Faster way to convert a vector of vectors to a single contiguous vector with opposite storage order

First of all, I cringe whenever something is qualified as "obviously". That word is often used to cover up a shortcoming in one's deductions.

But obviously a similar approach is very slow for row-wise conversion, because of all of the cache misses.

I'm not sure which is supposed to be obvious: that the row-wise conversion would be slow, or that it's slow because of cache misses. In either case, I find it not obvious. After all, there are two caching considerations here, aren't there? One for reading and one for writing? Let's look at the code from the reading perspective:

row_major_naive

for (size_t i = 0; i < n_col; ++i)
    for (size_t j = 0; j < n_row; ++j)
        out_vec[j * n_col + i] = vec[i][j];

Successive reads from vec are reads of contiguous memory: vec[i][0] followed by vec[i][1], etc. Very good for caching. So... cache misses? Slow? :) Maybe not so obvious.

Still, there is something to be gleaned from this. The claim is only wrong by claiming "obviously". There are non-locality issues, but they occur on the writing end. (Successive writes are offset by the space for 50 double values.) And empirical testing confirms the slowness. So maybe a solution is to flip on what is considered "obvious"?

row major flipped

for (size_t j = 0; j < n_row; ++j)
    for (size_t i = 0; i < n_col; ++i)
        out_vec[j * n_col + i] = vec[i][j];

All I did here was reverse the loops. Literally swap the order of those two lines of code then adjust the indentation. Now successive reads are potentially all over the place, as they read from different vectors. However, successive writes are now to contiguous blocks of memory. In one sense, we are in the same situation as before.
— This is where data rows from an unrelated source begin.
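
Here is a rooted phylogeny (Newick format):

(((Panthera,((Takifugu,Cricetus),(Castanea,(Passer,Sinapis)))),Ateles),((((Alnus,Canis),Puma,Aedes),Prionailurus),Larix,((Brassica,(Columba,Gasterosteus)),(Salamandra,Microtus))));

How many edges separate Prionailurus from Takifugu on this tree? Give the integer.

The MRCA of Prionailurus and Takifugu is the root of the tree.
From Prionailurus up to that node: 3 branches. From Takifugu up to the same node: 5 branches. Total: 3 + 5 = 8.

8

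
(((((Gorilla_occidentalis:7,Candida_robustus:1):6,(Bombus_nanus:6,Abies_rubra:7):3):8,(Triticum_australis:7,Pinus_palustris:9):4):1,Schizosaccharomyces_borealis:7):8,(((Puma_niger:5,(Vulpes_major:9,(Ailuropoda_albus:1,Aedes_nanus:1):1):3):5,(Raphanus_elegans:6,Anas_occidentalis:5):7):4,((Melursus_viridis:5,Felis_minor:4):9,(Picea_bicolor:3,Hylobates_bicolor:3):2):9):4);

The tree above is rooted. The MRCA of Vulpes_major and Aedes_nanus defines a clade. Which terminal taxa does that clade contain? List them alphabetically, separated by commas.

Aedes_nanus, Ailuropoda_albus, Vulpes_major

Tracing Vulpes_major: it sits inside (Vulpes_major,(Ailuropoda_albus,Aedes_nanus)).
Tracing Aedes_nanus: it sits inside (Ailuropoda_albus,Aedes_nanus).
The smallest clade enclosing both is (Vulpes_major,(Ailuropoda_albus,Aedes_nanus)); the answer is its 3 terminal taxa in alphabetical order.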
But just like before, one should measure performance before assuming "fast" or "slow".

NaiveColumnMajor: 3.4 seconds
NaiveRowMajor: 7.7 seconds
FlippedRowMajor: 4.2 seconds
BlockingRowMajor: 4.4 seconds
BlockingColumnMajor: 3.9 seconds

Still slower than the naive column major conversion. However, this approach is not only faster than naive row major, but it's also faster than blocking row major. At least on my computer (using gcc -O3 and obviously :P iterating thousands of times). Mileage may vary. I don't know what the fancy profiling tools would say. The point is that sometimes simpler is better.

For funsies I did a test where the dimensions are swapped (changing from 50 vectors of 4000 elements to 4000 vectors of 50 elements). All methods got hurt this way, but "NaiveRowMajor" took the biggest hit. Worth noting is that "flipped row major" fell behind the blocking version. So, as one might expect, the best tool for the job depends on what exactly the job is.

NaiveColumnMajor: 3.7 seconds
NaiveRowMajor: 16 seconds
FlippedRowMajor: 5.6 seconds
BlockingRowMajor: 4.9 seconds
BlockingColumnMajor: 4.5 seconds

(By the way, I also tried the flipping trick on the blocking version. The change was small -- around 0.2 -- and opposite of flipping the naive version. That is, "flipped blocking" was slower than "blocking" for the question's 50-of-4000 vectors, but faster for my 4000-of-50 variant. Fine tuning might improve the results.)


Update: I did a little more testing with the flipping trick on the blocking version. This version has four loops, so "flipping" is not as straight-forward as when there are only two loops. It looks like swapping the order of the outer two loops is bad for performance, while swapping the inner two loops is good. (Initially, I had done both and gotten mixed results.) When I swapped just the inner loops, I measured 3.8 seconds (and 4.1 seconds in the 4000-of-50 scenario), making this the best row-major option in my tests.

row major hybrid

for (size_t l = 0; l < n_col; l += block_side)
    for (size_t i = 0; i < n_row; ++i)
        for (size_t j = l; j < l + block_side && j < n_col; ++j)
            out_vec[i * n_col + j] = vec[j][i];

(After swapping the inner loops, I merged the middle loops.)

As for the theory behind this, I would guess that this amounts to trying to write one cache block at a time. Once a block is written, try to re-use vectors (the vec[j]) before they get ejected from the cache. After you exhaust those source vectors, move on to a new group of source vectors, again writing full blocks at a time.